Die Front-Bay-Steuerungen mit Touch kommen meist mit eigenen Temperatur-Fühlern, die du frei im Gehäuse verlegen kannst. Die könnte man beispielsweise an der Backplate einer Grafikkarte oder am CPU-Kühler befestigen und daran dann die Drehzahlen der einzelnen Lüfter binden.
Die wesentlichen Nachteile sind hier m.E. allerdings, dass die Sensoren nicht immer einfach zu befestigen sind und du dann nachher auch wieder einige zusätzliche Kabel hast (eins pro Lüfter-Kanal), die verstaut werden müssen. Zudem sind die Touch-Displays nur selten sonderlich intuitiv zu bedienen. Hier würde ich auf jeden Fall vorher ein paar Reviews zur jeweiligen Steuerung anschauen (gibt auch viele bei YouTube).
Auch auf die Möglichkeit, die Display-Beleuchtung abschalten zu können, würde ich unter Umständen achten.

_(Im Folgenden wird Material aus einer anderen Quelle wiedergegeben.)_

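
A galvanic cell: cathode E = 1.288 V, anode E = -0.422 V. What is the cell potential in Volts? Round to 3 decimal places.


Standard cell potential: E_cell = E_cathode - E_anode.
E_cell = 1.288 - (-0.422)
E_cell = 1.71 V, rounded to 3 dp:

1.710 V


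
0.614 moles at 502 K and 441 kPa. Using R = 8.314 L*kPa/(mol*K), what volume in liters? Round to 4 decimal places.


PV = nRT, solve for V = nRT / P.
nRT = 0.614 * 8.314 * 502 = 2562.6076
V = 2562.6076 / 441
V = 5.81090159 L, rounded to 4 dp:

5.8109 L


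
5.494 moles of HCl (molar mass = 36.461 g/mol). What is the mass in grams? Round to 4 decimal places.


mass = n * M
mass = 5.494 * 36.461
mass = 200.316734 g, rounded to 4 dp:

200.3167 g


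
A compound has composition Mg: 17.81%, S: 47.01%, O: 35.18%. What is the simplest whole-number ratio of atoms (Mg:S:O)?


Assume 100 g of compound, divide each mass% by atomic mass to get moles, then normalize by the smallest to get a raw atom ratio.
Moles per 100 g: Mg: 17.81/24.305 = 0.7328, S: 47.01/32.065 = 1.4661, O: 35.18/15.999 = 2.1989
Raw ratio (divide by min = 0.7328): Mg: 1.0, S: 2.001, O: 3.001
Multiply by 1 to clear fractions: Mg: 1.0 ~= 1, S: 2.001 ~= 2, O: 3.001 ~= 3
Reduce by GCD to get the simplest whole-number ratio:

1:2:3


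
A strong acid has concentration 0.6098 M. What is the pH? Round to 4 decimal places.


A strong acid dissociates completely, so [H+] equals the given concentration.
pH = -log10([H+]) = -log10(0.6098)
pH = 0.21481258, rounded to 4 dp:

0.2148


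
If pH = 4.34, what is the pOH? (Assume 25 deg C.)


At 25 deg C, pH + pOH = 14.
pOH = 14 - pH = 14 - 4.34
pOH = 9.66:

9.66


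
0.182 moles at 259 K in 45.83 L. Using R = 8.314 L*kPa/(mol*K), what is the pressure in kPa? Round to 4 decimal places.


PV = nRT, solve for P = nRT / V.
nRT = 0.182 * 8.314 * 259 = 391.9053
P = 391.9053 / 45.83
P = 8.551283 kPa, rounded to 4 dp:

8.5513 kPa


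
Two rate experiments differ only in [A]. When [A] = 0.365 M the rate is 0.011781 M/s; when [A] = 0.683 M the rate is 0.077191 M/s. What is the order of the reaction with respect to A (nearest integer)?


Rate is proportional to [A]^n, so rate2/rate1 = ([A]2/[A]1)^n. Take logs to solve for n.
rate2/rate1 = 0.077191 / 0.011781 = 6.5522
[A]2/[A]1 = 0.683 / 0.365 = 1.8712
n = ln(6.5522) / ln(1.8712) = 3.0
Nearest integer order:

3


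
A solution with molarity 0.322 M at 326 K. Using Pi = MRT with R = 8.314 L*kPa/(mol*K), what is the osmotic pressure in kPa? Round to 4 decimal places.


Osmotic pressure (van't Hoff): Pi = M*R*T.
RT = 8.314 * 326 = 2710.364
Pi = 0.322 * 2710.364
Pi = 872.737208 kPa, rounded to 4 dp:

872.7372 kPa


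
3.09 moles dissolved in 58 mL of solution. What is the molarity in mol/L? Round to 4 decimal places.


Convert volume to liters: V_L = V_mL / 1000.
V_L = 58 / 1000 = 0.058 L
M = n / V_L = 3.09 / 0.058
M = 53.27586207 mol/L, rounded to 4 dp:

53.2759 mol/L


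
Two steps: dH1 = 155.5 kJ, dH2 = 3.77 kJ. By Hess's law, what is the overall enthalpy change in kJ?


Hess's law: enthalpy is a state function, so add the step enthalpies.
dH_total = dH1 + dH2 = 155.5 + (3.77)
dH_total = 159.27 kJ:

159.27 kJ


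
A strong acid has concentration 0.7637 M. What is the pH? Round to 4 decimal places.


A strong acid dissociates completely, so [H+] equals the given concentration.
pH = -log10([H+]) = -log10(0.7637)
pH = 0.11707721, rounded to 4 dp:

0.1171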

Ein anderes Konzept wäre zum Beispiel das der NZXT Grid. Die wird einfach nur intern per USB angeschlossen und kann somit mit der hauseigenen Software kommunizieren, über die man die einzelnen Lüfter eigentlich relativ umfangreich kontrollieren kann. Unter Windows kannst du pro Kanal jedenfalls eine individuelle Lüfterkurve vorgeben, wobei dir auch die Sensor-Daten des Mainboards als Richtwerte zur Verfügung stehen. Ist meines Erachtens einfach praktischer, als vorne irgendwo gebeugt an einem Touch-Display rumfummeln zu müssen, das bei einigen Steuerungen hin und wieder auch die Eingaben nicht umsetzen möchte.

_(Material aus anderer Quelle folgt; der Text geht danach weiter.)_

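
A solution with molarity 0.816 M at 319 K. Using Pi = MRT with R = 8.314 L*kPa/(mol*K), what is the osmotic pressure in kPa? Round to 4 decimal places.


Osmotic pressure (van't Hoff): Pi = M*R*T.
RT = 8.314 * 319 = 2652.166
Pi = 0.816 * 2652.166
Pi = 2164.167456 kPa, rounded to 4 dp:

2164.1675 kPa


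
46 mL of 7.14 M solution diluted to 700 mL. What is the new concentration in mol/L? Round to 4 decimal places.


Dilution: M1*V1 = M2*V2, solve for M2.
M2 = M1*V1 / V2
M2 = 7.14 * 46 / 700
M2 = 328.44 / 700
M2 = 0.4692 mol/L, rounded to 4 dp:

0.4692 mol/L


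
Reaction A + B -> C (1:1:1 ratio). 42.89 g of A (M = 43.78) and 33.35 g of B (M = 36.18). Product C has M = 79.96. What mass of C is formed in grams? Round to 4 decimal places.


Find moles of each reactant; the smaller value is the limiting reagent in a 1:1:1 reaction, so moles_C equals moles of the limiter.
n_A = mass_A / M_A = 42.89 / 43.78 = 0.979671 mol
n_B = mass_B / M_B = 33.35 / 36.18 = 0.92178 mol
Limiting reagent: B (smaller), n_limiting = 0.92178 mol
mass_C = n_limiting * M_C = 0.92178 * 79.96
mass_C = 73.7055288 g, rounded to 4 dp:

73.7055 g


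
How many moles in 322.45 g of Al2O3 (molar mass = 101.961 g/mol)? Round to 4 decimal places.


n = mass / M
n = 322.45 / 101.961
n = 3.16248369 mol, rounded to 4 dp:

3.1625 mol


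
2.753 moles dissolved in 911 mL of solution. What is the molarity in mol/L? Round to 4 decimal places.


Convert volume to liters: V_L = V_mL / 1000.
V_L = 911 / 1000 = 0.911 L
M = n / V_L = 2.753 / 0.911
M = 3.0219539 mol/L, rounded to 4 dp:

3.0220 mol/L


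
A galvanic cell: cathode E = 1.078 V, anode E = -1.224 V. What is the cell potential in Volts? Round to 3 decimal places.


Standard cell potential: E_cell = E_cathode - E_anode.
E_cell = 1.078 - (-1.224)
E_cell = 2.302 V, rounded to 3 dp:

2.302 V


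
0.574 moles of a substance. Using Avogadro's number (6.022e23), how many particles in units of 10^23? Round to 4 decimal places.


N = n * NA, then divide by 1e23 for the requested units.
N / 1e23 = n * 6.022
N / 1e23 = 0.574 * 6.022
N / 1e23 = 3.456628, rounded to 4 dp:

3.4566


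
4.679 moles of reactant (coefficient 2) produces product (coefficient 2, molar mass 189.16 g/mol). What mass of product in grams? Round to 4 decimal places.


Use the coefficient ratio to convert reactant moles to product moles, then multiply by the product's molar mass.
moles_P = moles_R * (coeff_P / coeff_R) = 4.679 * (2/2) = 4.679
mass_P = moles_P * M_P = 4.679 * 189.16
mass_P = 885.07964 g, rounded to 4 dp:

885.0796 g


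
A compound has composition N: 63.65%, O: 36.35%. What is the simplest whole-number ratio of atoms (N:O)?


Assume 100 g of compound, divide each mass% by atomic mass to get moles, then normalize by the smallest to get a raw atom ratio.
Moles per 100 g: N: 63.65/14.007 = 4.5442, O: 36.35/15.999 = 2.272
Raw ratio (divide by min = 2.272): N: 2.0, O: 1.0
Multiply by 1 to clear fractions: N: 2.0 ~= 2, O: 1.0 ~= 1
Reduce by GCD to get the simplest whole-number ratio:

2:1


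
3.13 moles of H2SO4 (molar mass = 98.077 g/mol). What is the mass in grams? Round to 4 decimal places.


mass = n * M
mass = 3.13 * 98.077
mass = 306.98101 g, rounded to 4 dp:

306.9810 g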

Aber da sind die Geschmäcker sicher verschieden 

Worauf ich ganz nebenbei noch achten würde, das wäre die zur Verfügung stehende Spannungs-Bandbreite. Die sollte wenn möglich bei maximal 4V anfangen und natürlich auf 12V hochgehen. Sonst kannst du die angeschlossenen Lüfter unter Umständen nur eingeschränkt regeln.
Lässt sich meist den Spezifikationen des Herstellers entnehmen.


----------



## Lava303 (12. Februar 2017)

Hab mir jetzt mal überall die Bewertungen zu NZXT Grid+ V2 angeschaut und sie gehen relativ weit auseinander. Die einen schreiben Top und die anderen wieder Schrott. Geb ich jetzt ca. 30 Euro für den Verteiler aus oder nehm ich doch die erste genannte Variante für zusammen ca. 18 Euro?

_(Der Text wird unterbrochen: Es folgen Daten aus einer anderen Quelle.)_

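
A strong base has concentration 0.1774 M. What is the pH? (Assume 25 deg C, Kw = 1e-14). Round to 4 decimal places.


A strong base dissociates completely, so [OH-] equals the given concentration.
pOH = -log10([OH-]) = -log10(0.1774) = 0.751046
pH = 14 - pOH = 14 - 0.751046
pH = 13.248954, rounded to 4 dp:

13.2490


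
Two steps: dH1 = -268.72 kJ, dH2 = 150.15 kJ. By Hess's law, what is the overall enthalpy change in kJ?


Hess's law: enthalpy is a state function, so add the step enthalpies.
dH_total = dH1 + dH2 = -268.72 + (150.15)
dH_total = -118.57 kJ:

-118.57 kJ


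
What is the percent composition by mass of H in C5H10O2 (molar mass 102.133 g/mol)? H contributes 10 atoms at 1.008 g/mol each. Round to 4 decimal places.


pct = 100 * (n_elem * M_elem) / M_total
mass_contribution = 10 * 1.008 = 10.08 g/mol
pct = 100 * 10.08 / 102.133
pct = 9.86948391 %, rounded to 4 dp:

9.8695 %


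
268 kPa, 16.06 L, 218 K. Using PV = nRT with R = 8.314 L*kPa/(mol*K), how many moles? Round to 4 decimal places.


PV = nRT, solve for n = PV / (RT).
PV = 268 * 16.06 = 4304.08
RT = 8.314 * 218 = 1812.452
n = 4304.08 / 1812.452
n = 2.37472772 mol, rounded to 4 dp:

2.3747 mol


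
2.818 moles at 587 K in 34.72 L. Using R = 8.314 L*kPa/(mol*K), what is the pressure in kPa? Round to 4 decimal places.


PV = nRT, solve for P = nRT / V.
nRT = 2.818 * 8.314 * 587 = 13752.7361
P = 13752.7361 / 34.72
P = 396.10415035 kPa, rounded to 4 dp:

396.1042 kPa


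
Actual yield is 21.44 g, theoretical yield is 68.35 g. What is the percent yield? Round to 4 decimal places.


% yield = 100 * actual / theoretical
% yield = 100 * 21.44 / 68.35
% yield = 31.36795903 %, rounded to 4 dp:

31.3680 %


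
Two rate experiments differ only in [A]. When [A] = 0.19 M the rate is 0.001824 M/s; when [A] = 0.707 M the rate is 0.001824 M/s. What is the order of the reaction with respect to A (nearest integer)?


Rate is proportional to [A]^n, so rate2/rate1 = ([A]2/[A]1)^n. Take logs to solve for n.
rate2/rate1 = 0.001824 / 0.001824 = 1.0
[A]2/[A]1 = 0.707 / 0.19 = 3.7211
n = ln(1.0) / ln(3.7211) = 0.0
Nearest integer order:

0


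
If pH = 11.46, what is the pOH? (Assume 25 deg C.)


At 25 deg C, pH + pOH = 14.
pOH = 14 - pH = 14 - 11.46
pOH = 2.54:

2.54


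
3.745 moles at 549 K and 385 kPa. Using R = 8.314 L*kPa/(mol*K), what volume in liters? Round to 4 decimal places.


PV = nRT, solve for V = nRT / P.
nRT = 3.745 * 8.314 * 549 = 17093.6256
V = 17093.6256 / 385
V = 44.39902753 L, rounded to 4 dp:

44.3990 L


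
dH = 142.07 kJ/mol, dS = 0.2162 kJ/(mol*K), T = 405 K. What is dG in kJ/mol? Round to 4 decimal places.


Gibbs: dG = dH - T*dS (consistent units, dS already in kJ/(mol*K)).
T*dS = 405 * 0.2162 = 87.561
dG = 142.07 - (87.561)
dG = 54.509 kJ/mol, rounded to 4 dp:

54.5090 kJ/mol


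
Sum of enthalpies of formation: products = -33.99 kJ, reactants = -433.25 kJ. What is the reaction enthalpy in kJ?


dH_rxn = sum(dH_f products) - sum(dH_f reactants)
dH_rxn = -33.99 - (-433.25)
dH_rxn = 399.26 kJ:

399.26 kJ


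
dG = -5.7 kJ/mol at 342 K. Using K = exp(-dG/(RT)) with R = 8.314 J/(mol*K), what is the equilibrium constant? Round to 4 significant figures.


dG is in kJ/mol; multiply by 1000 to match R in J/(mol*K).
RT = 8.314 * 342 = 2843.388 J/mol
exponent = -dG*1000 / (RT) = -(-5.7*1000) / 2843.388 = 2.00465079
K = exp(2.00465079)
K = 7.4235011, rounded to 4 significant figures:

7.424


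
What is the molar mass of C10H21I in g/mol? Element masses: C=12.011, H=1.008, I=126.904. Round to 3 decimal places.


M = sum(count * atomic_mass) over atoms.
M = 10*12.011 + 21*1.008 + 1*126.904
M = 120.11 + 21.168 + 126.904
M = 268.182 g/mol, rounded to 3 dp:

268.182 g/mol


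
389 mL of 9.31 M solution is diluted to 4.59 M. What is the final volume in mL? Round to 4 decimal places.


Dilution: M1*V1 = M2*V2, solve for V2.
V2 = M1*V1 / M2
V2 = 9.31 * 389 / 4.59
V2 = 3621.59 / 4.59
V2 = 789.01742919 mL, rounded to 4 dp:

789.0174 mL


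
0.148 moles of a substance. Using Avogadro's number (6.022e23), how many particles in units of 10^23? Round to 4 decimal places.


N = n * NA, then divide by 1e23 for the requested units.
N / 1e23 = n * 6.022
N / 1e23 = 0.148 * 6.022
N / 1e23 = 0.891256, rounded to 4 dp:

0.8913


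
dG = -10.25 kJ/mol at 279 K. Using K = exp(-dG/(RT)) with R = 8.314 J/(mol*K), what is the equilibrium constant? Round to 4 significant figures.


dG is in kJ/mol; multiply by 1000 to match R in J/(mol*K).
RT = 8.314 * 279 = 2319.606 J/mol
exponent = -dG*1000 / (RT) = -(-10.25*1000) / 2319.606 = 4.41885389
K = exp(4.41885389)
K = 83.001102, rounded to 4 significant figures:

83.00


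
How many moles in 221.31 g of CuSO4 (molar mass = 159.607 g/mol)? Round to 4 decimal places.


n = mass / M
n = 221.31 / 159.607
n = 1.38659332 mol, rounded to 4 dp:

1.3866 mol


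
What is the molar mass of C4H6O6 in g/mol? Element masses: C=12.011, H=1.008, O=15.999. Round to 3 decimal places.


M = sum(count * atomic_mass) over atoms.
M = 4*12.011 + 6*1.008 + 6*15.999
M = 48.044 + 6.048 + 95.994
M = 150.086 g/mol, rounded to 3 dp:

150.086 g/mol


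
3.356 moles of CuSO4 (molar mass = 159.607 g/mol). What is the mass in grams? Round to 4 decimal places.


mass = n * M
mass = 3.356 * 159.607
mass = 535.641092 g, rounded to 4 dp:

535.6411 g


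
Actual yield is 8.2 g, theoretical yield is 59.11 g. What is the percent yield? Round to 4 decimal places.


% yield = 100 * actual / theoretical
% yield = 100 * 8.2 / 59.11
% yield = 13.87244121 %, rounded to 4 dp:

13.8724 %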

Es soll halt einfach unkompliziert sein, ohne die ganze Zeit auf die Temperatur achten zu müssen.


----------



## Narbennarr (12. Februar 2017)

Statt jetzt Geld in eine Platine, Steuerung etc. zu investieren könntest du auch einfach einen guten PWM-Lüfter kaufen, den an den CPU Anschluss hängen und fertig^^
DAS wäre unkompliziert, ohne Software, verkabeln usw.

be quiet! Silent Wings 3 PWM 120mm
Noctua NF-F12 PWM
Noctua NF-P12 PWM
Noctua NF-S12B redux-1200 PWM
Noiseblocker NB-eLoop B12-PS  (wenn ansaugbereich frei ist)

Wenn du nicht empfindlich auf kleine Nebengeräusche bist, gibts natürlich noch zig günstigere Lösungen


----------



## Lava303 (12. Februar 2017)

Das Problem ist nicht der Gehäuse Lüfter sondern das Kabel welches aus der Wakü raus kommt. Das kann ich nicht einfach so wechseln.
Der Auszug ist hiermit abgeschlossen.